Über Sozialplan abgebaut
Die übrigen 70 Stellen werden über einen Sozialplan abgebaut. Dieser Stellenabbau erfolge dabei in allen Bereichen des Unternehmens, wie J.G. Weisser mitteilt. Die Kündigungen, die sehr bedauerlich seien, habe man letztlich nicht vermeiden können, wie Robert Rettich, Prokurist, auf eine Anfrage des SÜDKURIER sagt. „Der Schritt dient der Stabilität und Zukunftsfähigkeit des Unternehmens“, so Rettich.
Zwölf Monate Transfergesellschaft
Die 70 Mitarbeiter sollen bis zum Jahresende das Unternehmen verlassen und ab Januar für zwölf Monate in eine Transfer- und Qualifizierungsgesellschaft als neuen Arbeitgeber wechseln. Basierend auf dem Lebensalter erhalten die ausscheidenden Mitarbeiter nach dem Sozialplan eine entsprechend gestaffelte Abfindung. Zusätzliche Leistungen werden für unterhaltsberechtigte Kinder und Schwerbehinderte durch das Unternehmen aufgebracht.

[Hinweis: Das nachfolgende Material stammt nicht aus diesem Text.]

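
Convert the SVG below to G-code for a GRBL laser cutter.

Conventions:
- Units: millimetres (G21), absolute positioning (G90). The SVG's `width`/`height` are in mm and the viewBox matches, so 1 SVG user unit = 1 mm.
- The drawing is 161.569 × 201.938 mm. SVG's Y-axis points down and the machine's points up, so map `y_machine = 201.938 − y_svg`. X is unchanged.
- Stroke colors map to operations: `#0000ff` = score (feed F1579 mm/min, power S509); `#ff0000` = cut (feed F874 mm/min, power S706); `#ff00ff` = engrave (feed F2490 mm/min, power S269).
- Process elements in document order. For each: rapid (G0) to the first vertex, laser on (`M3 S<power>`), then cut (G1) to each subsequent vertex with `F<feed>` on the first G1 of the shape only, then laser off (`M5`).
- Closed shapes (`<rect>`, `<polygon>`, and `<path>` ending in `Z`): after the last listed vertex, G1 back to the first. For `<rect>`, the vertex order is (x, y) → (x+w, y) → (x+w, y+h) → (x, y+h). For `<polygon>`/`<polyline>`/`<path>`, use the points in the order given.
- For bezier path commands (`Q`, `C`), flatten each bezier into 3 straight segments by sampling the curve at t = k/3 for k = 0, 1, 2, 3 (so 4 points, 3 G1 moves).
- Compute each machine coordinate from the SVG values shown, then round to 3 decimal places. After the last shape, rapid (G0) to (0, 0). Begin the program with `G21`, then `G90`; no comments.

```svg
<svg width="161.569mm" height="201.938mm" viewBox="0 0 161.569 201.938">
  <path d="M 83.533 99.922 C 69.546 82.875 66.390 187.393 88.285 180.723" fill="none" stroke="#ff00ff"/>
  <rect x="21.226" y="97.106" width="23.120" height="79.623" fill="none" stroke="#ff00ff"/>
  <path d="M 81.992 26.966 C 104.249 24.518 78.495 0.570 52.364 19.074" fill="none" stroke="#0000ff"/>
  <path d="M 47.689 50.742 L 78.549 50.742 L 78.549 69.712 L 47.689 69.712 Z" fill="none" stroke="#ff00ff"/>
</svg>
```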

Noch bis Ende November stehe, so heißt es, der gesamten Belegschaft die Möglichkeit des Sozialplans offen, um aus dem Unternehmen auszuscheiden und in die besagte Transfergesellschaft zu wechseln. Dies beruhe jedoch auf Gegenseitigkeit, um die organisatorischen Abläufe des Unternehmens sicherzustellen. Wenn durch diese Maßnahme der geplante Abbau nicht erreicht werde, soll es Anfang Dezember für die noch abzubauenden Arbeitsplätze unumgängliche Kündigungen geben. Hier werde den Mitarbeitern jedoch zusätzlich das Angebot unterbreitet, in die Transfergesellschaft zu wechseln.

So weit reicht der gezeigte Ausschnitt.